The European Commission fined Microsoft $732 million for failing to comply with its commitments to offer users a browser choice screen enabling them to easily choose their preferred web browser.
In 2009, the Commission had made these commitments legally binding on Microsoft until 2014.
The EC said that Microsoft failed to roll out the browser choice screen with its Windows 7 Service Pack 1 from May 2011 until July 2012 and as a result 15 million Windows users in the EU did not see the choice screen during this period.
Microsoft has acknowledged that the choice screen was not displayed during that time.
“In 2009, we closed our investigation about a suspected abuse of dominant position by Microsoft due to the tying of Internet Explorer to Windows by accepting commitments offered by the company,” said the EC’s competition VP Joaquín Almunia.
“Legally binding commitments reached in antitrust decisions play a very important role in our enforcement policy because they allow for rapid solutions to competition problems. Of course, such decisions require strict compliance.

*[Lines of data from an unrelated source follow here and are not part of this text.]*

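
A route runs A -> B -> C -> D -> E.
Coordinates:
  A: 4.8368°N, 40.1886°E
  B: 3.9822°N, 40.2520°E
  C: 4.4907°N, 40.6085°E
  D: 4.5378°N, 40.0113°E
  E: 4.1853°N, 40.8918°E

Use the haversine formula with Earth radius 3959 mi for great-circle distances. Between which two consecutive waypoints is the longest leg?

D–E

Leg distances:
A→B: 59.2 mi
B→C: 42.9 mi
C→D: 41.3 mi
D→E: 65.4 mi
The longest leg is D–E at 65.4 mi.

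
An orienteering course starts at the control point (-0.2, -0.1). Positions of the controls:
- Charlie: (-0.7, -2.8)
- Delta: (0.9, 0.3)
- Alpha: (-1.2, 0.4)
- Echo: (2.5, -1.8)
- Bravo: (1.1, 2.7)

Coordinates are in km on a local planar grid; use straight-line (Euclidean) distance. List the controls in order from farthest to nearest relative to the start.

Distance from the start at (-0.2, -0.1) to each:
Echo (2.5, -1.8): 3.2 km
Bravo (1.1, 2.7): 3.1 km
Charlie (-0.7, -2.8): 2.7 km
Delta (0.9, 0.3): 1.2 km
Alpha (-1.2, 0.4): 1.1 km

Echo, Bravo, Charlie, Delta, Alpha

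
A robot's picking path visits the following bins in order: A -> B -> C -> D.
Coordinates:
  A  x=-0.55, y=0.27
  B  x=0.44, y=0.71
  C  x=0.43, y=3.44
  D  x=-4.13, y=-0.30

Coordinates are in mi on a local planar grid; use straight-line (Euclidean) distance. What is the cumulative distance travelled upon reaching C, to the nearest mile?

4 mi

Leg distances:
A→B: 1.1 mi  (cumulative 1.1 mi)
B→C: 2.7 mi  (cumulative 3.8 mi)
Cumulative distance at C ≈ 4 mi.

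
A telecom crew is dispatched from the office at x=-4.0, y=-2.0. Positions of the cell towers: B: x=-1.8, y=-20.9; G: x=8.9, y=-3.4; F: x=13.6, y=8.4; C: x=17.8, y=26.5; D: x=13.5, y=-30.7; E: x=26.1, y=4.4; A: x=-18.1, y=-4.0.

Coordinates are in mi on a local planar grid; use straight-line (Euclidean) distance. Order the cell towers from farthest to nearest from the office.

Distance from the office at x=-4.0, y=-2.0 to each:
C x=17.8, y=26.5: 35.9 mi
D x=13.5, y=-30.7: 33.6 mi
E x=26.1, y=4.4: 30.8 mi
F x=13.6, y=8.4: 20.4 mi
B x=-1.8, y=-20.9: 19.0 mi
A x=-18.1, y=-4.0: 14.2 mi
G x=8.9, y=-3.4: 13.0 mi

C, D, E, F, B, A, G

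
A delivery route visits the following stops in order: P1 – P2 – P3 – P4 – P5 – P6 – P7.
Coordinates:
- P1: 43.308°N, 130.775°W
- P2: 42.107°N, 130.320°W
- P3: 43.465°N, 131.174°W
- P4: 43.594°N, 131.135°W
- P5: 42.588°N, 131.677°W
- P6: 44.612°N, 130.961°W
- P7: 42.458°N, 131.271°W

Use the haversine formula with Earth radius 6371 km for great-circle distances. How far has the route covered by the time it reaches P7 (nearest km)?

Leg distances:
P1→P2: 138.6 km  (cumulative 138.6 km)
P2→P3: 166.3 km  (cumulative 304.9 km)
P3→P4: 14.7 km  (cumulative 319.6 km)
P4→P5: 120.2 km  (cumulative 439.8 km)
P5→P6: 232.3 km  (cumulative 672.1 km)
P6→P7: 240.8 km  (cumulative 913.0 km)
Cumulative distance at P7 ≈ 913 km.

913 km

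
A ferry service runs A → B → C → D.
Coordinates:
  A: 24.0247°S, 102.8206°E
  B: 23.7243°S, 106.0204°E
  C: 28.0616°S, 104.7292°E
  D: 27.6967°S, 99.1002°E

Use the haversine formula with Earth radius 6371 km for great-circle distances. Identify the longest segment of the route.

Leg distances:
A→B: 327.1 km
B→C: 499.3 km
C→D: 554.7 km
The longest leg is C–D at 554.7 km.

C–D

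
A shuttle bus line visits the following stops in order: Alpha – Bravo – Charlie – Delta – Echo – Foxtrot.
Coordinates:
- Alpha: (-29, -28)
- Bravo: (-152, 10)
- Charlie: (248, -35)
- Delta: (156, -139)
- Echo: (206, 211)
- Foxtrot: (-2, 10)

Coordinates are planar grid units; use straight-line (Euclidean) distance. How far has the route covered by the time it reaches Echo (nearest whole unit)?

Leg distances:
Alpha→Bravo: 128.7  (cumulative 128.7)
Bravo→Charlie: 402.5  (cumulative 531.3)
Charlie→Delta: 138.9  (cumulative 670.1)
Delta→Echo: 353.6  (cumulative 1023.7)
Cumulative distance at Echo ≈ 1024.

1024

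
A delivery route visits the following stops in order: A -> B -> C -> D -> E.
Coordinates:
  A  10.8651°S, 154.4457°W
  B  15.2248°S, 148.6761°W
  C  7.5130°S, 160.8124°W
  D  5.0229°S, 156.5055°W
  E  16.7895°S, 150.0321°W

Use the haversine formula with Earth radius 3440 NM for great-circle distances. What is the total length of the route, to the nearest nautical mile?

2378 NM

Leg distances:
A→B: 427.0 NM  (cumulative 427.0 NM)
B→C: 850.7 NM  (cumulative 1277.7 NM)
C→D: 297.3 NM  (cumulative 1575.1 NM)
D→E: 802.6 NM  (cumulative 2377.7 NM)
Total route length ≈ 2378 NM.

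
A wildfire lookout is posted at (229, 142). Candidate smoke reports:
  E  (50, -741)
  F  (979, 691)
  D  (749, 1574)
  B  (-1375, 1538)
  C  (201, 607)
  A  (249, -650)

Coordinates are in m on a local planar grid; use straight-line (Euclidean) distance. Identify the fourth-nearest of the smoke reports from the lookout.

F

Distance to each, sorted:
C: 465.8 m
A: 792.3 m
E: 901.0 m
F: 929.5 m
D: 1523.5 m
B: 2126.4 m
The fourth-nearest is F at 929.5 m.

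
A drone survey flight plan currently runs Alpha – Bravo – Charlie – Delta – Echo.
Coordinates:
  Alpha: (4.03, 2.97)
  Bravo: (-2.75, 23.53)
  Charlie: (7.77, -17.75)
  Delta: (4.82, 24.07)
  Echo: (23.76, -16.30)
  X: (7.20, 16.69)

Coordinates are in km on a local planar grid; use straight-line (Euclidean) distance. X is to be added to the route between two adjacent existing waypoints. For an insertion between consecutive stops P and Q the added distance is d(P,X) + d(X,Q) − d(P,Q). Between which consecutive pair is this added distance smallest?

Added distance for inserting X between each consecutive pair:
Alpha–Bravo: 4.5 km
Bravo–Charlie: 3.9 km
Charlie–Delta: 0.3 km
Delta–Echo: 0.1 km
Smallest added distance is 0.1 km, inserting between Delta and Echo.

between Delta and Echo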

A failure to comply is a very serious infringement that must be sanctioned accordingly.”
In December 2009, the Commission had made legally binding on Microsoft commitments offered by the US software company to address competition concerns related to the tying of Microsoft’s web browser, Internet Explorer, to its dominant client PC operating system Windows.
Microsoft committed to make available for five years — until 2014 — in the European Economic Area a “choice screen” enabling users of the Windows operating system to choose in an informed and unbiased manner which web browsers they wanted to install in addition to, or instead of, Microsoft’s web browser.

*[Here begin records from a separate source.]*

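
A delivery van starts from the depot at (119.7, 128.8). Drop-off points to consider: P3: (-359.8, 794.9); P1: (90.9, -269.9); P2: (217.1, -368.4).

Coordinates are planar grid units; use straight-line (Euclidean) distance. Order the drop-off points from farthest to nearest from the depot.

P3, P2, P1

Distances from the depot:
P3 (-359.8, 794.9): 820.7
P2 (217.1, -368.4): 506.7
P1 (90.9, -269.9): 399.7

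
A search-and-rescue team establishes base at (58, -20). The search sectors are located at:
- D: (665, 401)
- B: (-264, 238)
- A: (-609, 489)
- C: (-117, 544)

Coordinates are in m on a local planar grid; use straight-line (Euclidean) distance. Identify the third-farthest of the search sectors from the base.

C

Distances from the base ((58, -20)):
A: 839.0 m
D: 738.7 m
C: 590.5 m
B: 412.6 m
The third-farthest is C at 590.5 m.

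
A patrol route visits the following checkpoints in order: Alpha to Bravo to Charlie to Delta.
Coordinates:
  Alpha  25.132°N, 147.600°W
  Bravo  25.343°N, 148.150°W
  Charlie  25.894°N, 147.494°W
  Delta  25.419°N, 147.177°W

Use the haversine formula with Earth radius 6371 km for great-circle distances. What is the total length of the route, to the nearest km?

Leg distances:
Alpha→Bravo: 60.1 km  (cumulative 60.1 km)
Bravo→Charlie: 89.9 km  (cumulative 150.0 km)
Charlie→Delta: 61.6 km  (cumulative 211.6 km)
Total route length ≈ 212 km.

212 km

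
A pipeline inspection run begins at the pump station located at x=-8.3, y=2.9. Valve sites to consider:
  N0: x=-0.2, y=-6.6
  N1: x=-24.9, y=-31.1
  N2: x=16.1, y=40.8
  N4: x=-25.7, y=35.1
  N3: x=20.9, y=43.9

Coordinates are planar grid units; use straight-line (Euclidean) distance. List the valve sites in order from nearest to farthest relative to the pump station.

N0, N4, N1, N2, N3

Computing each straight-line distance from x=-8.3, y=2.9:
N0 x=-0.2, y=-6.6: 12.5
N4 x=-25.7, y=35.1: 36.6
N1 x=-24.9, y=-31.1: 37.8
N2 x=16.1, y=40.8: 45.1
N3 x=20.9, y=43.9: 50.3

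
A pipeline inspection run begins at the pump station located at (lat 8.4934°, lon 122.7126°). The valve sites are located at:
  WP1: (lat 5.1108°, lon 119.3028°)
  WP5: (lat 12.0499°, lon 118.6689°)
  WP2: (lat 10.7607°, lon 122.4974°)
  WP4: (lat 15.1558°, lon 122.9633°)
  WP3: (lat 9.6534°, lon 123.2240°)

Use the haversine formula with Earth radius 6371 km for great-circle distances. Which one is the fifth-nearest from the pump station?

Distances from the pump station ((lat 8.4934°, lon 122.7126°)):
WP3: 140.7 km
WP2: 253.2 km
WP1: 532.1 km
WP5: 593.4 km
WP4: 741.3 km
The fifth-nearest is WP4 at 741.3 km.

WP4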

The choice screen was provided as of March 2010 to European Windows users who have Internet Explorer set as their default web browser.
While it was implemented, the choice screen was very successful with users: for example, until November 2010, 84 million browsers were downloaded through it.
When the failure to comply was detected and documented in July 2012, the Commission opened an investigation and before taking a decision notified to Microsoft its formal objections in October 2012.
This is the first time that the Commission has had to fine a company for non-compliance with a commitments decision.
In the calculation of the fine the Commission took into account the gravity and duration of the infringement, the need to ensure a deterrent effect of the fine and, as a mitigating circumstance, the fact that Microsoft cooperated with the Commission and provided information which helped the Commission to investigate the matter efficiently.